Short Codes and Routing in WordPress

One of the projects at my workplace has got me diving into WordPress. Should be easy right? It's php, one of the simplest, easy to use (besides it's dreadful $ symbol before everything), and dynamically typed languages out there. What could go wrong?

Simple: Everything. If you want to do custom code in a WordPress site, you make a plugin. Sounds easy enough, sounds like Drupal's modules. Cool. That makes perfect sense to me. But then came the learning curve.

Luckily the Codex has a ton of information, and there are some great tutorials out there. But anything involving how to run just a standard php file was near impossible to find. All I wanted to do was be able to say: This URL goes to This file, without making an .htaccess file. And it seemed impossible.

Luckily, I had an example (sort of) of how to make a custom router. Granted it was nested heavily into a massive plugin that I had to search through. But it used the technique of making objects that were associated with custom post types in order to serve it's content.

Well that was great. But I only really wanted to serve a single page. Not a bunch of posts. I could programatically create a page from my plug-in and then try to somehow hook up listening to JUST that page with a slug of some kind and then make the template include my file?
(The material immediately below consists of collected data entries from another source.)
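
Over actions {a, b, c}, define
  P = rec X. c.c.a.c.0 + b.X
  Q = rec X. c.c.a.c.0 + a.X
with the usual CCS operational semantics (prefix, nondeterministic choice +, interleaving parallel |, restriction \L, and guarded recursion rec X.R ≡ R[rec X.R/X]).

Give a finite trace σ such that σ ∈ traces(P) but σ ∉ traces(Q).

P's transition system — 5 states:
  m0 = rec X. c.c.a.c.0 + b.X | --b--▸ m0, --c--▸ m1
  m1 = c.a.c.0 | --c--▸ m2
  m2 = a.c.0 | --a--▸ m3
  m3 = c.0 | --c--▸ m4
  m4 = 0 | deadlocked
Q's transition system — 5 states:
  n0 = rec X. c.c.a.c.0 + a.X | --a--▸ n0, --c--▸ n1
  n1 = c.a.c.0 | --c--▸ n2
  n2 = a.c.0 | --a--▸ n3
  n3 = c.0 | --c--▸ n4
  n4 = 0 | deadlocked
Trace ⟨b⟩ through P, begin at {m0}:
  after b @ step 1: {m0}
  P completes σ.
Trace ⟨b⟩ through Q, begin at {n0}:
  after b @ step 1: ∅ (Q stuck)

b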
But that seemed messy. There had to be a clean way. So I got thinking. Well, if they can include custom post types, then I can make just one and then keep a reference to it some how. Simple enough. Use get_option to check the ID of the post I'll make from some initializing function.

So I did that (after some trial and error where I forgot to hook into the init hook of wordpress before calling wp_insert_post -- which fails by the way, fatally. No WP_Error or anything) and bam. It was working.

The best part of the whole routing system was that since I was capturing my php files output in the output buffer (ob_start and friends). That content was then sent to wordpress as a string to be interpreted as the content of the post being rendered onto the page. This means that any shortcodes in the php files output were expanded.

This is actually very cool because it allows me to integrate the flexibility of my php code with the simplicity of shortcodes. Essentially I ended up with my own meta language to write my views in. A nice combination of php and shortcodes.

I made a small plugin called qroute that does this routing. And tested the shortcode output with a few custome shortcodes. If you need nesting of shortcodes (which is likely), you just need to call do_shortcode on whatever the string being returned from the other shortcodes is.